Six Steps For Tackling Your Broker’s Bad Fill Price

Here are six tips for dealing with your broker and getting compensated for errors caused by poor execution or bad fill prices…

  • Don’t be a constant complainer: Be selective about cases where you received poor service, otherwise your broker will think you are crying wolf and will stop giving you freebies. They may not even try very hard to solve your problems when a real one arises.
  • Be calm and professional: Explain your issue in a succinct and courteous manner. If you yell and scream, use profanity or act in any other undignified way, the chances of getting what you want are much lower. But if you’re rational, you sound like you know what you’re talking about.
  • Be prepared: It’s good to know the facts of any trade and the details on its execution before you start making requests. In addition, ask yourself what your optimal outcomes will be.
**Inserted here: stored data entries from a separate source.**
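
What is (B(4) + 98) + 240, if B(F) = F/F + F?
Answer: 343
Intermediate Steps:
B(F) = 1 + F
(B(4) + 98) + 240 = ((1 + 4) + 98) + 240 = (5 + 98) + 240 = 103 + 240 = 343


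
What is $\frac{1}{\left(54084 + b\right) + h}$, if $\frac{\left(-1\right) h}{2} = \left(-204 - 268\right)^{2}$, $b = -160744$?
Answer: $- \frac{1}{552228} \approx -1.8108 \cdot 10^{-6}$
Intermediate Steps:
$h = -445568$ ($h = - 2 \left(-204 - 268\right)^{2} = - 2 \left(-472\right)^{2} = \left(-2\right) 222784 = -445568$)
$\frac{1}{\left(54084 + b\right) + h} = \frac{1}{\left(54084 - 160744\right) - 445568} = \frac{1}{-106660 - 445568} = \frac{1}{-552228} = - \frac{1}{552228}$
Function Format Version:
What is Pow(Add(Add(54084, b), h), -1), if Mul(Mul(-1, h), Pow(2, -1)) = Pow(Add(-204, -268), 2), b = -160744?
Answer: Rational(-1, 552228) ≈ -1.8108e-6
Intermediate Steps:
h = -445568 (h = Mul(-2, Pow(Add(-204, -268), 2)) = Mul(-2, Pow(-472, 2)) = Mul(-2, 222784) = -445568)
Pow(Add(Add(54084, b), h), -1) = Pow(Add(Add(54084, -160744), -445568), -1) = Pow(Add(-106660, -445568), -1) = Pow(-552228, -1) = Rational(-1, 552228)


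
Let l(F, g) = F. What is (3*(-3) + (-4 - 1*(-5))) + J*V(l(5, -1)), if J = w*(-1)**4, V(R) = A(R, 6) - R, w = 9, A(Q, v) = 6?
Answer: 1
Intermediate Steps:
V(R) = 6 - R
J = 9 (J = 9*(-1)**4 = 9*1 = 9)
(3*(-3) + (-4 - 1*(-5))) + J*V(l(5, -1)) = (3*(-3) + (-4 - 1*(-5))) + 9*(6 - 1*5) = (-9 + (-4 + 5)) + 9*(6 - 5) = (-9 + 1) + 9*1 = -8 + 9 = 1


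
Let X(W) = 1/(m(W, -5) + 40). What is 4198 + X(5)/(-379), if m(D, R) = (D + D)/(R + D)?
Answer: 4198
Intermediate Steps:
m(D, R) = 2*D/(D + R) (m(D, R) = (2*D)/(D + R) = 2*D/(D + R))
X(W) = 1/(40 + 2*W/(-5 + W)) (X(W) = 1/(2*W/(W - 5) + 40) = 1/(2*W/(-5 + W) + 40) = 1/(40 + 2*W/(-5 + W)))
4198 + X(5)/(-379) = 4198 + ((-5 + 5)/(2*(-100 + 21*5)))/(-379) = 4198 + ((½)*0/(-100 + 105))*(-1/379) = 4198 + ((½)*0/5)*(-1/379) = 4198 + ((½)*(⅕)*0)*(-1/379) = 4198 + 0*(-1/379) = 4198 + 0 = 4198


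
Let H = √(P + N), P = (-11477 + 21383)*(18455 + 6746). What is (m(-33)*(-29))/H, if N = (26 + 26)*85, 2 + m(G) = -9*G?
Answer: -8555*√249645526/249645526 ≈ -0.54145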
Will you stop at accepting some free trades, or is this error severe enough to warrant elevating your concerns?
  • Tell the broker what you want: After you’ve explained the problem, if they can’t fix it, inform them how you wish to be compensated. Usually free commissions are the answer, since they won’t put money back into your account.
  • Demand to speak to a supervisor: If you can’t get a situation resolved to your satisfaction initially, keep going up the chain of command.
  • Write to the CEO: In several instances where I’ve received an unsatisfactory outcome, I’ve written to/emailed the brokerage’s CEO directly. In every instance, I got a response very quickly and received some resolution to my problem.

In short, you don’t have to take mistreatment from a broker or market maker lying down. By standing up for yourself after a bad fill price, you could save yourself thousands over the life of your portfolio.

Good investing,

Marc Lichtenfeld

Editor’s Note: Marc Lichtenfeld is one of the smartest healthcare analysts we know. His insight and experience as a trader is invaluable to readers and subscribers of his biotech service. If you’d like to get more information on Mark, and the cancer breakthrough he’s excited about right now, consider subscribing to Xcelerated Profits Report.

This article was republished with the consent of Smart Profits Report, the original article can be found here.

Today’s Investment U Crib Sheet

The Bid/Ask Spread is the difference between the price at which you sell (the bid), and the price at which you buy (the ask). The spread between these two numbers can tell you how volatile a stock trades or how thinly traded it is.

An asset that is traded very little will generally have a larger spread than one with large volume. In these trades, your value can be significantly in the negative as soon as you purchase. It’s like driving a new car off the dealer’s lot.

Stocks that are gyrating up and down will also exhibit a large bid/ask spread. It’s because the market makers want to have a big margin of error if they get caught on the wrong side of a trade.

A market maker’s job is to facilitate the buying and selling of listed securities. A market maker can be a bank or securities firm, and there can be a number of market markets for heavily traded stocks. They buy and sell a particular security to keep an orderly “market” in that asset. As they receive no commission for doing this, they take the difference between the bid and the ask.